Met genoegen heb ik de uitnodiging voor deze tweede Henk van Luijk Lezing aanvaard. Henk van Luijk is de grondlegger van het vak bedrijfsethiek op academisch niveau. Hij heeft een belangrijke bijdrage geleverd aan de wetenschappelijke reflectie op het maatschappelijk functioneren van ondernemingen. Het is terecht dat zijn werk met deze – nog jonge – traditie wordt geëerd en levend gehouden. Daar is ook alle aanleiding toe in de huidige fase van maatschappelijk transitie, zoniet transformatie. De rol en het functioneren van ondernemingen moeten in dat perspectief opnieuw worden geijkt op een in deze tijd passende ethische grondslag. Ik zal daarop mijn zicht geven langs de volgende lijn:
1) De maatschappelijke grondslag, ratio en legitimiteit van het stelsel van particuliere ondernemingsgewijze productie (POP);
2) Het aandeelhouderskapitalisme dat zich de laatste paar decennia tot een dominante stroming heeft ontwikkeld, hoe verhoudt zich dat daartoe;
3) Welke voor ondernemingen relevante maatschappelijke vraagstukken en ontwikkelingen dienen zich aan; dynamisch perspectief;
4) Implicaties daarvan voor het ethisch en praktisch handelen van ondernemingen.
Ad 1) Grondslag POP
POP zie ik als een intelligente constructie om tegelijkertijd maatschappelijk en individueel belang na te streven. Individuen en groepen die zich in een onderneming met elkaar verbinden, krijgen de ruimte om via ondernemingsactiviteiten die voorzien in debehoeften van mensen en aldus bijdragen aan welvaart en welzijn, hun eigenbelang na te streven. Het gaat uitdrukkelijk om de combinatie van beide elementen. Het eigenbelang staat ten dienste van het algemeen belang. POP is niet een ongerichte en onbeperkte legitimatie om voor eigenbelang te gaan. Het stelsel is primair gericht op het zo effectief en efficiënt mogelijk genereren van maatschappelijke toegevoegde waarde. Wie dat goed doet mag daarin ook ruim delen in de vorm van winst. Maar in die orde. Het nastreven van eigenbelang en winst zijn middelen om een hoger doel, welvaart en welzijn, menselijke en maatschappelijke ontwikkeling, ultiem menselijke waardigheid te bereiken. Zo is het stelsel bedoeld, ook door de grondlegger ervan, Adam Smith. Hij plaatste zijn beschouwingen over welvaartscreatie in zijn Wealth of Nations niet voor niets binnen het kader van “moral sentiments”. Ondernemingsactiviteiten moeten niet alleen winst opleveren, maar ook en primair maatschappelijke toegevoegde waarde. Beide criteria zijn relevant. Als alleen op winst wordt gestuurd, wordt winst gepromoveerd van middel tot doel en komt de wereld op zijn kop te staan.

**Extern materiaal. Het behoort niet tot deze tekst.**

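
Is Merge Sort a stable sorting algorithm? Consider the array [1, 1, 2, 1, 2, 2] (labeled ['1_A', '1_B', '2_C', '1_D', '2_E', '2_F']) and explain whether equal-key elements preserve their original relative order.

Trace Merge Sort on the labeled array (the key is the number; the letter only tracks identity):
  Merge [1_B] + [2_C] -> [1_B, 2_C]
  Merge [1_A] + [1_B, 2_C] -> [1_A, 1_B, 2_C]
  Merge [2_E] + [2_F] -> [2_E, 2_F]
  Merge [1_D] + [2_E, 2_F] -> [1_D, 2_E, 2_F]
  Merge [1_A, 1_B, 2_C] + [1_D, 2_E, 2_F] -> [1_A, 1_B, 1_D, 2_C, 2_E, 2_F]
Final order: [1_A, 1_B, 1_D, 2_C, 2_E, 2_F]
Equal keys:
  value 1: originally 1_A, 1_B, 1_D; after sorting 1_A, 1_B, 1_D -> order preserved
  value 2: originally 2_C, 2_E, 2_F; after sorting 2_C, 2_E, 2_F -> order preserved
All equal keys kept their original relative order. Merge Sort is stable: when the heads of the two halves are equal the merge takes from the left half first.
Answer: Stable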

Ad2) Aandeelhouderskapitalisme
Dat laatste, het omkeren van doel en middel, is wat in belangrijke mate is gebeurd in het aandeelhouderskapitalisme zoals zich dat de laatste paar decennia heeft ontwikkeld. Ik heb daar, enigszins gestileerd weergegeven, het volgende zien gebeuren:
– De hogepriesters van deze ideologie, op Wall Street, hebben na de val van de Muur (wegvallen van alternatief en rivaal) ruimte gezien om het kapitalistische spel in al zijn scherpte te gaan spelen;
– In hun perspectief is het doel van een onderneming geen ander dan het maken van een zo hoog mogelijk rendement voor de eigenaren/aandeelhouders;
– Zij definiëren een onderneming als een verhandelbare, contant gemaakte, toekomstige kasstroom;
– Het verhogen van de winst per aandeel, liefst jaarlijks met dubbele cijfers, is dè manier om de waarde van die kasstroom omhoog te brengen
– De rol van het bestuur van een onderneming is geen andere dan dat laatste te doen (agency theorie);
– De belangen van aandeelhouders en bestuurders werden daarom op één lijn gebracht via het renumeratiebeleid (bonussen, aandelenopties);
– Inkoop van eigen aandelen werd een instrument om de winst per aandeel op te krikken;
– Idem door het verhogen van de leverage (verhouding eigen en vreemd vermogen);
– Als sluitstuk werd ook in het boekhoudsysteem de actuele waarde centraal gesteld door de invoering van zgn. fair value accounting (IFRS).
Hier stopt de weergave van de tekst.